Parents are expected to spend about $661 to $864 on K-12 school supplies for the 2022-23 school year, according to estimates from consulting firm Deloitte and the National Retail Federation.

“Families view back-to-school and college items as an essential category, and they are taking whatever steps they can…to purchase what they need for the upcoming school year,” the president said and NRF CEO Matthew Shay. Those sacrifices can include buying off-brand items, seeking sales and cutting discretionary spending, he said.

Some families still face these challenges at the start of the school year. But that’s not something Longmore is used to.

“It’s been at least 20 years since I had to back down to this point,” she said. “It’s a new and humbling experience for me as an adult.”


The discounts suggested by the NRF might help, but they may not be enough to help every family pay for what their children need for school – even if retailers such as Walmart, Target, Kohl’s and others drop commodity prices to reduce their bloated inventories.

Molly Schmitz, a mother of four from Wisconsin, said she frequently recycles supplies from the previous year, as Longmore did.

She invests in Lifetime Guaranteed Lands’ End backpacks and carefully plans her purchases. “I’m starting at dollar stores, followed by Walmart and Target, although even dollar stores have grown their prices at $1.25she said, adding that she bought lots of supplies for her three school-age children for less than $50 in total.
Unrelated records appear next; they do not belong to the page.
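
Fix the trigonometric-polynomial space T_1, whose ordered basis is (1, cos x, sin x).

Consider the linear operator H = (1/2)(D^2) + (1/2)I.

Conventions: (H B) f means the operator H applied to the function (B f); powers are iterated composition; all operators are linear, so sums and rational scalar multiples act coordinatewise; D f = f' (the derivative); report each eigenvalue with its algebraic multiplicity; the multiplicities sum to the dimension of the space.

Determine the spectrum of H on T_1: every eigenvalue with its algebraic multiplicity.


λ = 0 (multiplicity 2), λ = 1/2 (multiplicity 1)

image of 1: 1/2
image of cos x: 0
image of sin x: 0
the matrix is diagonal; its diagonal is (1/2, 0, 0)
for a triangular matrix the eigenvalues are the diagonal entries, with algebraic multiplicity their repetition count


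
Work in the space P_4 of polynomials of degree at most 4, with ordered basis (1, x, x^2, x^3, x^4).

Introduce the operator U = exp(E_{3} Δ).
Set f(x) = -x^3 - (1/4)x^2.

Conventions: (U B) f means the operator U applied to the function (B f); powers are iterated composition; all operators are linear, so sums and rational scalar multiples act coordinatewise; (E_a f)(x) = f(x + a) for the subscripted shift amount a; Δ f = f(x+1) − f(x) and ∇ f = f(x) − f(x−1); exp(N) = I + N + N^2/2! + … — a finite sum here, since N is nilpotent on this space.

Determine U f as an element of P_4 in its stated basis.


order-1 term: -3x^2 - (43/2)x - 155/4
order-2 term: -3x - 85/4
order-3 term: -1
the series for exp(E_{3} Δ) f terminates at order 3
exp(E_{3} Δ) f = -x^3 - (13/4)x^2 - (49/2)x - 61

g(x) = -x^3 - (13/4)x^2 - (49/2)x - 61


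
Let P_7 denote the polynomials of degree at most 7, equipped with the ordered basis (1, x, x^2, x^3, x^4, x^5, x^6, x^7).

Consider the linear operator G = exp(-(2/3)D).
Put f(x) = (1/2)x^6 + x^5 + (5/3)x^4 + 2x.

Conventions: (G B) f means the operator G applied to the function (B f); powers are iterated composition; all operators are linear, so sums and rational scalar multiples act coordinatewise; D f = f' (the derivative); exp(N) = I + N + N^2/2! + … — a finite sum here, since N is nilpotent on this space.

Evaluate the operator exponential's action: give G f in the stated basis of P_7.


order-1 term: -2x^5 - (10/3)x^4 - (40/9)x^3 - 4/3
order-2 term: (10/3)x^4 + (40/9)x^3 + (40/9)x^2
order-3 term: -(80/27)x^3 - (80/27)x^2 - (160/81)x
order-4 term: (40/27)x^2 + (80/81)x + 80/243
order-5 term: -(32/81)x - 32/243
order-6 term: 32/729
the series for exp(-(2/3)D) f terminates at order 6
exp(-(2/3)D) f = (1/2)x^6 - x^5 + (5/3)x^4 - (80/27)x^3 + (80/27)x^2 + (50/81)x - 796/729

the image equals g(x) = (1/2)x^6 - x^5 + (5/3)x^4 - (80/27)x^3 + (80/27)x^2 + (50/81)x - 796/729


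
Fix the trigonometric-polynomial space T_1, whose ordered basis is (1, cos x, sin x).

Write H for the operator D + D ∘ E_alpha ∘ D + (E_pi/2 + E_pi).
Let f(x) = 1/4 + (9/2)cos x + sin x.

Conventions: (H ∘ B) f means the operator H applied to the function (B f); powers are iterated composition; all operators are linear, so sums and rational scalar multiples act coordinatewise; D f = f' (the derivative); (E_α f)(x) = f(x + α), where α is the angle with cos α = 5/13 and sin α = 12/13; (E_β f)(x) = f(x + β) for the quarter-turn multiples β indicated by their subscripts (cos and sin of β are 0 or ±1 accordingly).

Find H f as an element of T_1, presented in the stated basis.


D f = cos x - (9/2)sin x
D f = cos x - (9/2)sin x
E_alpha D f = -(49/13)cos x - (69/26)sin x
D E_alpha D f = -(69/26)cos x + (49/13)sin x
E_pi/2 f = 1/4 + cos x - (9/2)sin x
E_pi f = 1/4 - (9/2)cos x - sin x
(E_pi/2 + E_pi) f = 1/2 - (7/2)cos x - (11/2)sin x
(D + D ∘ E_alpha ∘ D + (E_pi/2 + E_pi)) f = 1/2 - (67/13)cos x - (81/13)sin x

the result is g(x) = 1/2 - (67/13)cos x - (81/13)sin x


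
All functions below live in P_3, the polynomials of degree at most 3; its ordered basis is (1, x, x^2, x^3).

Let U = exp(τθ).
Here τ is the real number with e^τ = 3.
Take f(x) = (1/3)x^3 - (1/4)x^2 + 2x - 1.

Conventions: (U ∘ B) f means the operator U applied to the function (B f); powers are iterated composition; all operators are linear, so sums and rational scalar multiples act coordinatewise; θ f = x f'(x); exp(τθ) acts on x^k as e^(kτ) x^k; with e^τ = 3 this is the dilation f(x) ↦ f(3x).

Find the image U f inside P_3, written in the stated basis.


the result is g(x) = 9x^3 - (9/4)x^2 + 6x - 1

exp(τθ) x^k = e^(kτ) x^k; with e^τ = 3 this sends x^k to 3^k x^k
x ↦ 3 x
x^2 ↦ 9 x^2
x^3 ↦ 27 x^3
applying this coordinatewise to f: exp(τθ) f = 9x^3 - (9/4)x^2 + 6x - 1


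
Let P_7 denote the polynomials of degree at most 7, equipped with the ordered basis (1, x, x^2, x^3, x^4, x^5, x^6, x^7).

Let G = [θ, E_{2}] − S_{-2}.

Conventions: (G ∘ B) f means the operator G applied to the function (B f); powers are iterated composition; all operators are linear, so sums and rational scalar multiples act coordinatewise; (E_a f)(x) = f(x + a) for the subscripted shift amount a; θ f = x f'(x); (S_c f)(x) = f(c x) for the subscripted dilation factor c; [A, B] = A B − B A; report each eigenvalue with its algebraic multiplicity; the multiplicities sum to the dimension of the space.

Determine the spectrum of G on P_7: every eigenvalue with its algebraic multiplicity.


λ = -64 (multiplicity 1), λ = -16 (multiplicity 1), λ = -4 (multiplicity 1), λ = -1 (multiplicity 1), λ = 2 (multiplicity 1), λ = 8 (multiplicity 1), λ = 32 (multiplicity 1), λ = 128 (multiplicity 1)

image of 1: -1
image of x: 2x - 2
image of x^2: -4x^2 - 4x - 8
image of x^3: 8x^3 - 6x^2 - 24x - 24
image of x^4: -16x^4 - 8x^3 - 48x^2 - 96x - 64
image of x^5: 32x^5 - 10x^4 - 80x^3 - 240x^2 - 320x - 160
image of x^6: -64x^6 - 12x^5 - 120x^4 - 480x^3 - 960x^2 - 960x - 384
image of x^7: 128x^7 - 14x^6 - 168x^5 - 840x^4 - 2240x^3 - 3360x^2 - 2688x - 896
the matrix is upper triangular; its diagonal is (-1, 2, -4, 8, -16, 32, -64, 128)
for a triangular matrix the eigenvalues are the diagonal entries, with algebraic multiplicity their repetition count


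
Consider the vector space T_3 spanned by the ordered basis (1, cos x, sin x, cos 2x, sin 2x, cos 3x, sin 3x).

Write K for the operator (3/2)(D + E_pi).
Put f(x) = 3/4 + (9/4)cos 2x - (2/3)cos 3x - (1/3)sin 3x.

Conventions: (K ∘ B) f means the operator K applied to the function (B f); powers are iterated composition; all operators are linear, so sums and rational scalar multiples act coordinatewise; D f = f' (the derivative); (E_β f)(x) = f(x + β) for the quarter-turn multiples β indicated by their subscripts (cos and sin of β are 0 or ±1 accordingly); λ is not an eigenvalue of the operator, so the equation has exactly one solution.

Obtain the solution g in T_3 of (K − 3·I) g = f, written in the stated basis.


write g with unknown coordinates in the stated basis and equate coefficients in (K − 3·I) g = f
solving from the highest basis element down gives g = -1/2 - (3/10)cos 2x + (3/5)sin 2x + (1/9)cos 3x - (1/27)sin 3x
check: K g = -3/4 + (27/20)cos 2x + (9/5)sin 2x - (1/3)cos 3x - (4/9)sin 3x
so K g − 3·g = 3/4 + (9/4)cos 2x - (2/3)cos 3x - (1/3)sin 3x = f ✓

the result is g(x) = -1/2 - (3/10)cos 2x + (3/5)sin 2x + (1/9)cos 3x - (1/27)sin 3x


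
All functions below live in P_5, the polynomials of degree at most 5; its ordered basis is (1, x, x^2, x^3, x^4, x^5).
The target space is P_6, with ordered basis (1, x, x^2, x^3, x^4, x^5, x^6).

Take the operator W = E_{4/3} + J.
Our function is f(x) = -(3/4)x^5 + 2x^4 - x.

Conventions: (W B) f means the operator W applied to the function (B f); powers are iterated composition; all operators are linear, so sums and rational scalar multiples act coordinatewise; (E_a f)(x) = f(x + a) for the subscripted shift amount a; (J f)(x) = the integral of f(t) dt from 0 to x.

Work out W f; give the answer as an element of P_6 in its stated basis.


E_{4/3} f = -(3/4)x^5 - 3x^4 - (8/3)x^3 + (32/9)x^2 + (55/9)x + 148/81
J f = -(1/8)x^6 + (2/5)x^5 - (1/2)x^2
(E_{4/3} + J) f = -(1/8)x^6 - (7/20)x^5 - 3x^4 - (8/3)x^3 + (55/18)x^2 + (55/9)x + 148/81

the image equals g(x) = -(1/8)x^6 - (7/20)x^5 - 3x^4 - (8/3)x^3 + (55/18)x^2 + (55/9)x + 148/81


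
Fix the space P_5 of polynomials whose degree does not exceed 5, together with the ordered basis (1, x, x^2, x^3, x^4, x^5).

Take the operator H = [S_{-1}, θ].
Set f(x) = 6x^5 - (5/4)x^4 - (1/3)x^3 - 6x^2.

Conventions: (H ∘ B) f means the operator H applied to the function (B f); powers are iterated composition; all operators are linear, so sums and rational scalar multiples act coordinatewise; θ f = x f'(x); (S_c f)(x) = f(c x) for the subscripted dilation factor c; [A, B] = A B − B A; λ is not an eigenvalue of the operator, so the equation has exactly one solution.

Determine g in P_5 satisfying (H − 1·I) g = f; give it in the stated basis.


the result is g(x) = -6x^5 + (5/4)x^4 + (1/3)x^3 + 6x^2

write g with unknown coordinates in the stated basis and equate coefficients in (H − 1·I) g = f
solving from the highest basis element down gives g = -6x^5 + (5/4)x^4 + (1/3)x^3 + 6x^2
check: H g = 0
so H g − 1·g = 6x^5 - (5/4)x^4 - (1/3)x^3 - 6x^2 = f ✓


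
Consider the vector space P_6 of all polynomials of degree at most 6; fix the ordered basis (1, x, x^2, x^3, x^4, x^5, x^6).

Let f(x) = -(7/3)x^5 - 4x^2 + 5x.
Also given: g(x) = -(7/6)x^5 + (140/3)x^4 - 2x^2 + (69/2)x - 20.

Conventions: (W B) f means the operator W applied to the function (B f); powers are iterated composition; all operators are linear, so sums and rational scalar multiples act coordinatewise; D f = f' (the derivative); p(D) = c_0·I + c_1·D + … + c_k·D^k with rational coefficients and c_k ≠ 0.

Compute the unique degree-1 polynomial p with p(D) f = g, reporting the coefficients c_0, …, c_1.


D^0 f = -(7/3)x^5 - 4x^2 + 5x
D^1 f = -(35/3)x^4 - 8x + 5
matching coefficients of g against c_0 f + c_1 Df + … from the top degree down determines the c_i
solution: c_0 = 1/2, c_1 = -4

p(D) = (1/2)·I − 4·D, i.e. c_0 = 1/2, c_1 = -4


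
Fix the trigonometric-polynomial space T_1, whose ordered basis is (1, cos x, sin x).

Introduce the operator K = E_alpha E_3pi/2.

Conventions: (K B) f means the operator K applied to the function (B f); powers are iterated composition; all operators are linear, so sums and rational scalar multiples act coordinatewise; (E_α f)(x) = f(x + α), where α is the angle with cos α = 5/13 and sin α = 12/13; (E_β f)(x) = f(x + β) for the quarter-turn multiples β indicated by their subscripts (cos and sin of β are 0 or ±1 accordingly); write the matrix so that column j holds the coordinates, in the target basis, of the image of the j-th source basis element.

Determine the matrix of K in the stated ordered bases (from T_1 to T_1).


the matrix is [[1, 0, 0]; [0, 12/13, -5/13]; [0, 5/13, 12/13]] (rows listed top to bottom)

image of 1: 1
image of cos x: (12/13)cos x + (5/13)sin x
image of sin x: -(5/13)cos x + (12/13)sin x
each image's coordinates form column j of the matrix


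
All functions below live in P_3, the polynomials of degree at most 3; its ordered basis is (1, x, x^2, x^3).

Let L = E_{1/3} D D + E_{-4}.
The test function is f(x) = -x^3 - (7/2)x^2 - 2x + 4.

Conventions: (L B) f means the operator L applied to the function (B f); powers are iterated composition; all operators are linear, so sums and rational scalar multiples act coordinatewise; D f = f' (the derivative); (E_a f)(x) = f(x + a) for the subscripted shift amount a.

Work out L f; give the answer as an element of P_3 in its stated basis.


D f = -3x^2 - 7x - 2
D D f = -6x - 7
E_{1/3} D D f = -6x - 9
E_{-4} f = -x^3 + (17/2)x^2 - 22x + 20
(E_{1/3} D D + E_{-4}) f = -x^3 + (17/2)x^2 - 28x + 11

the image equals g(x) = -x^3 + (17/2)x^2 - 28x + 11


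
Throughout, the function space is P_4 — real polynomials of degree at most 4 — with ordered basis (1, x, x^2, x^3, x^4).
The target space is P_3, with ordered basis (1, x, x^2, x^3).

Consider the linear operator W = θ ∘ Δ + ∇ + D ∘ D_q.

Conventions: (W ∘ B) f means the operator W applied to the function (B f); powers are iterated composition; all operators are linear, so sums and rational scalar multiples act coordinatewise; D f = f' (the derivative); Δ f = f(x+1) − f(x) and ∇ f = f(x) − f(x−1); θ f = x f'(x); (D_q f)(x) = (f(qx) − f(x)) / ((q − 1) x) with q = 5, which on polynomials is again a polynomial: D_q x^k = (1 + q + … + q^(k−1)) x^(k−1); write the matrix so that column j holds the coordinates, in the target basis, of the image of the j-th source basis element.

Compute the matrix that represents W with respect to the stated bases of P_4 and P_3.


the matrix is [[0, 1, 5, 1, -1]; [0, 0, 4, 62, 8]; [0, 0, 0, 9, 474]; [0, 0, 0, 0, 16]] (rows listed top to bottom)

image of 1: 0
image of x: 1
image of x^2: 4x + 5
image of x^3: 9x^2 + 62x + 1
image of x^4: 16x^3 + 474x^2 + 8x - 1
each image's coordinates form column j of the matrix


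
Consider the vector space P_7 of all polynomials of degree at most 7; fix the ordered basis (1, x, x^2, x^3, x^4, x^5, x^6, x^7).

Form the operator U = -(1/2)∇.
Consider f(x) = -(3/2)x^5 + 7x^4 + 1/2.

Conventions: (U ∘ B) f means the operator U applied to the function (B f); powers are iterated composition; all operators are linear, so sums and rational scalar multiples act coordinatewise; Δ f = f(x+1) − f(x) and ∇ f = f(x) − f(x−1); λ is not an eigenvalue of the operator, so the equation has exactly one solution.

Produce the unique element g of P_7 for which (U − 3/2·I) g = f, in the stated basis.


write g with unknown coordinates in the stated basis and equate coefficients in (U − 3/2·I) g = f
solving from the highest basis element down gives g = x^5 - (19/3)x^4 + (106/9)x^3 - (250/9)x^2 + (1091/27)x - 2384/81
check: U g = -(5/2)x^4 + (53/3)x^3 - (125/3)x^2 + (1091/18)x - 2357/54
so U g − 3/2·g = -(3/2)x^5 + 7x^4 + 1/2 = f ✓

g(x) = x^5 - (19/3)x^4 + (106/9)x^3 - (250/9)x^2 + (1091/27)x - 2384/81


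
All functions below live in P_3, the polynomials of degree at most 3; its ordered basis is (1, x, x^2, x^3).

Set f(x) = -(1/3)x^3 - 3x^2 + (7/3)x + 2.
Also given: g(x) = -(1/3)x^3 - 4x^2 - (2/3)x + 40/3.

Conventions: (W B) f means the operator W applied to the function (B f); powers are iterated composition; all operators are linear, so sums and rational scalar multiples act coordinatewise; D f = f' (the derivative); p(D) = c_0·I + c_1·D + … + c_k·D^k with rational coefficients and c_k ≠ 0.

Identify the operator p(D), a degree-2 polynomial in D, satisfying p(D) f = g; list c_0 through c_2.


D^0 f = -(1/3)x^3 - 3x^2 + (7/3)x + 2
D^1 f = -x^2 - 6x + 7/3
D^2 f = -2x - 6
matching coefficients of g against c_0 f + c_1 Df + … from the top degree down determines the c_i
solution: c_0 = 1, c_1 = 1, c_2 = -3/2

p(D) = I + D − (3/2)·D^2, i.e. c_0 = 1, c_1 = 1, c_2 = -3/2


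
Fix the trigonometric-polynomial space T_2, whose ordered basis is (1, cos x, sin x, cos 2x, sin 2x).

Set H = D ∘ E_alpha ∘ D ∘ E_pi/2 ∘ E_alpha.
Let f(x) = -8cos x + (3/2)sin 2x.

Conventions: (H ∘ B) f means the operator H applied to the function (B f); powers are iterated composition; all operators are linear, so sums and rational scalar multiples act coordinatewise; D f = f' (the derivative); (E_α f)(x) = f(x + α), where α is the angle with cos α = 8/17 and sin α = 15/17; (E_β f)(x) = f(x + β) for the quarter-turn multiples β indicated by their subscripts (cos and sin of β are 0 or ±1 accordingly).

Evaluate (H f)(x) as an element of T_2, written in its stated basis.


g(x) = -(1920/289)cos x + (1288/289)sin x - (463680/83521)cos 2x - (190074/83521)sin 2x

E_alpha f = -(64/17)cos x + (120/17)sin x + (360/289)cos 2x - (483/578)sin 2x
E_pi/2 E_alpha f = (120/17)cos x + (64/17)sin x - (360/289)cos 2x + (483/578)sin 2x
D E_pi/2 E_alpha f = (64/17)cos x - (120/17)sin x + (483/289)cos 2x + (720/289)sin 2x
E_alpha D E_pi/2 E_alpha f = -(1288/289)cos x - (1920/289)sin x + (95037/83521)cos 2x - (231840/83521)sin 2x
D E_alpha D E_pi/2 E_alpha f = -(1920/289)cos x + (1288/289)sin x - (463680/83521)cos 2x - (190074/83521)sin 2x


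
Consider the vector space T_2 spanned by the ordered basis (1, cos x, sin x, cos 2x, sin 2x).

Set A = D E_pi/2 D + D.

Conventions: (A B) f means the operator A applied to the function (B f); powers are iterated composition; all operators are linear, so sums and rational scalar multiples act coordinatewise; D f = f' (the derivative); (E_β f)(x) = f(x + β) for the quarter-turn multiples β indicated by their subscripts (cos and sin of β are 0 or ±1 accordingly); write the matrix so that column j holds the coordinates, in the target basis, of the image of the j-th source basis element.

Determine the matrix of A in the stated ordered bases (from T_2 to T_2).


the matrix is [[0, 0, 0, 0, 0]; [0, 0, 0, 0, 0]; [0, 0, 0, 0, 0]; [0, 0, 0, 4, 2]; [0, 0, 0, -2, 4]] (rows listed top to bottom)

image of 1: 0
image of cos x: 0
image of sin x: 0
image of cos 2x: 4cos 2x - 2sin 2x
image of sin 2x: 2cos 2x + 4sin 2x
each image's coordinates form column j of the matrix


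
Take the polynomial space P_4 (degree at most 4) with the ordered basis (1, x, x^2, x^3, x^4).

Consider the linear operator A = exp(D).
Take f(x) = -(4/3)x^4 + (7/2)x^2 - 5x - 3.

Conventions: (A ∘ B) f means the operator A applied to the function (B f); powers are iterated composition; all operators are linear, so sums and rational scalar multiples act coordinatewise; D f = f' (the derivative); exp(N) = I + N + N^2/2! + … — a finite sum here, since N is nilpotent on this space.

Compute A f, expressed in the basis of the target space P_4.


order-1 term: -(16/3)x^3 + 7x - 5
order-2 term: -8x^2 + 7/2
order-3 term: -(16/3)x
order-4 term: -4/3
the series for exp(D) f terminates at order 4
exp(D) f = -(4/3)x^4 - (16/3)x^3 - (9/2)x^2 - (10/3)x - 35/6

g(x) = -(4/3)x^4 - (16/3)x^3 - (9/2)x^2 - (10/3)x - 35/6


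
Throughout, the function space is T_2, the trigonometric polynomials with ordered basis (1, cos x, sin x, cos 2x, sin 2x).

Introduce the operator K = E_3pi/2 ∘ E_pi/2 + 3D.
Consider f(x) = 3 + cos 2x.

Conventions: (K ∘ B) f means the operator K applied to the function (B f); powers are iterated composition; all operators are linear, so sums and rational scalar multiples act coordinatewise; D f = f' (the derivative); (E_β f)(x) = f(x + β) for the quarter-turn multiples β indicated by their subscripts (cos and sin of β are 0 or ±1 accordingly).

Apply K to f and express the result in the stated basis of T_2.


the image equals g(x) = 3 + cos 2x - 6sin 2x

E_pi/2 f = 3 - cos 2x
E_3pi/2 E_pi/2 f = 3 + cos 2x
D f = -2sin 2x
(3D) f = -6sin 2x
(E_3pi/2 ∘ E_pi/2 + 3D) f = 3 + cos 2x - 6sin 2x


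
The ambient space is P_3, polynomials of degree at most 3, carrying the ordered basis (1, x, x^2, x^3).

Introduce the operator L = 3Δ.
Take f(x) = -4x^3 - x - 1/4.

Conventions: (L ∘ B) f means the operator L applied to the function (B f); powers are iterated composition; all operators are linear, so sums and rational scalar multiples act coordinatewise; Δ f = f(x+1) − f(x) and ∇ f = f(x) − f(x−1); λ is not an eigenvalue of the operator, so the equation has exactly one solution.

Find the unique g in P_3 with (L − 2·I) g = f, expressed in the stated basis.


write g with unknown coordinates in the stated basis and equate coefficients in (L − 2·I) g = f
solving from the highest basis element down gives g = 2x^3 + 9x^2 + (73/2)x + 571/8
check: L g = 18x^2 + 72x + 285/2
so L g − 2·g = -4x^3 - x - 1/4 = f ✓

the image equals g(x) = 2x^3 + 9x^2 + (73/2)x + 571/8


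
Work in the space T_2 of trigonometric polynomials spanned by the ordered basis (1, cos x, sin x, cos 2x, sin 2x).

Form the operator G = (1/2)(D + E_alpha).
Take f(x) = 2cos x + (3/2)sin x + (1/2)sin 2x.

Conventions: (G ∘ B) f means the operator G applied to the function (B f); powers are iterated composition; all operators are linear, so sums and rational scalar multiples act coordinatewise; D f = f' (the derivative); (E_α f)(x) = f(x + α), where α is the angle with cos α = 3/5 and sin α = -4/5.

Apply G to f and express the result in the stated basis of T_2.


D f = (3/2)cos x - 2sin x + cos 2x
E_alpha f = (5/2)sin x - (12/25)cos 2x - (7/50)sin 2x
(D + E_alpha) f = (3/2)cos x + (1/2)sin x + (13/25)cos 2x - (7/50)sin 2x
((1/2)(D + E_alpha)) f = (3/4)cos x + (1/4)sin x + (13/50)cos 2x - (7/100)sin 2x

the result is g(x) = (3/4)cos x + (1/4)sin x + (13/50)cos 2x - (7/100)sin 2x


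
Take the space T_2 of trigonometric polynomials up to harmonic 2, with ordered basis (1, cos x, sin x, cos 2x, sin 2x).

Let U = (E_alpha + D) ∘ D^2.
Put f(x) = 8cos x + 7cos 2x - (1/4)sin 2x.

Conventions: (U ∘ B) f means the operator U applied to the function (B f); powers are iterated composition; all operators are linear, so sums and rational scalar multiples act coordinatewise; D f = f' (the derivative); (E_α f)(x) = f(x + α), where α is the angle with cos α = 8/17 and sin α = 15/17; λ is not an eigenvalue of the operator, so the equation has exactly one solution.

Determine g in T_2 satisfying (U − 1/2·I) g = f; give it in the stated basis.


g(x) = -(528/305)cos x - (1024/305)sin x + (10714/151633)cos 2x - (184231/303266)sin 2x

write g with unknown coordinates in the stated basis and equate coefficients in (U − 1/2·I) g = f
solving from the highest basis element down gives g = -(528/305)cos x - (1024/305)sin x + (10714/151633)cos 2x - (184231/303266)sin 2x
check: U g = (2176/305)cos x - (512/305)sin x + (1066788/151633)cos 2x - (83966/151633)sin 2x
so U g − 1/2·g = 8cos x + 7cos 2x - (1/4)sin 2x = f ✓


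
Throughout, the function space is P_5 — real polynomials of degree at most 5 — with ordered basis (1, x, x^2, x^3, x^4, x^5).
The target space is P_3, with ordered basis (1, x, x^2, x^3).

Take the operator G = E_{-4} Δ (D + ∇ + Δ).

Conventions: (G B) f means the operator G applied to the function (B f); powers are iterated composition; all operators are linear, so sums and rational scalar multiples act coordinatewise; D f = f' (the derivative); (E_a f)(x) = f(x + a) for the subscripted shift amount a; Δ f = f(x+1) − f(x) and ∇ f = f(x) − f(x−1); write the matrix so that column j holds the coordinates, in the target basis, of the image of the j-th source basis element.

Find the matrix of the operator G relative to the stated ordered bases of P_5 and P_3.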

Longmore shopped more at Walmart and Target to get better discounts, especially on kids’ clothes and shoes. Yet she credit card debt “isn’t looking great right now,” she said.

She is hardly alone.

Morning Consult has “surveyed consumers every two weeks and what has set off alarm bells for me is the rise in parents who don’t feel like they can afford all the school supplies this year. said Claire Tassin, a retail and e-commerce analyst at the market data intelligence firm.

Single-earner or single-parent families may feel particularly rushed.

Guen Corrigan, who lives in rural Maine, said her daughter – a single mother – told her she had bought clothes and shoes at thrift stores and bought food for lunches. But when Corrigan asked her about school supplies, “it was clear my daughter had overlooked this in her budget,” she wrote in an emailed comment to CNN Business.

Corrigan stepped in and bought $140 worth of supplies for her granddaughter and said she was happy to help her hard-working daughter. But she worries about schoolchildren who don’t have grandparents to help them.

Beyond parents, teachers are also concerned about being able to adequately prepare their classes for the start of the school year. Many end up spending their own money on supplies, and those in lower-income neighborhoods often purchase items for their students.

Sixth-grade teacher Cynthia Angell, who lives in Tracy, Calif., finds herself less able to help her class of low-income students financially. “Over the past few years, I have provided students with school supplies. This year I won’t be able to do that,” Angell said in an email to CNN Business.

She hopes families with the means will donate school supplies, “but I think parents are also limited in how much they can help,” Angell said, adding that she fears the problems will disproportionately affect students from low-income families.

“So do I limit what we do out of fairness, or do I ask for help, or do I give up on my own needs to help students?” said Angell. “I guess the answer is yes to all three.”

Longmore, the Poconos’ mother, tries to see the silver lining of harm and sacrifice: “I think it’s going to build character and teach my kids to cut waste and stick to a budget.”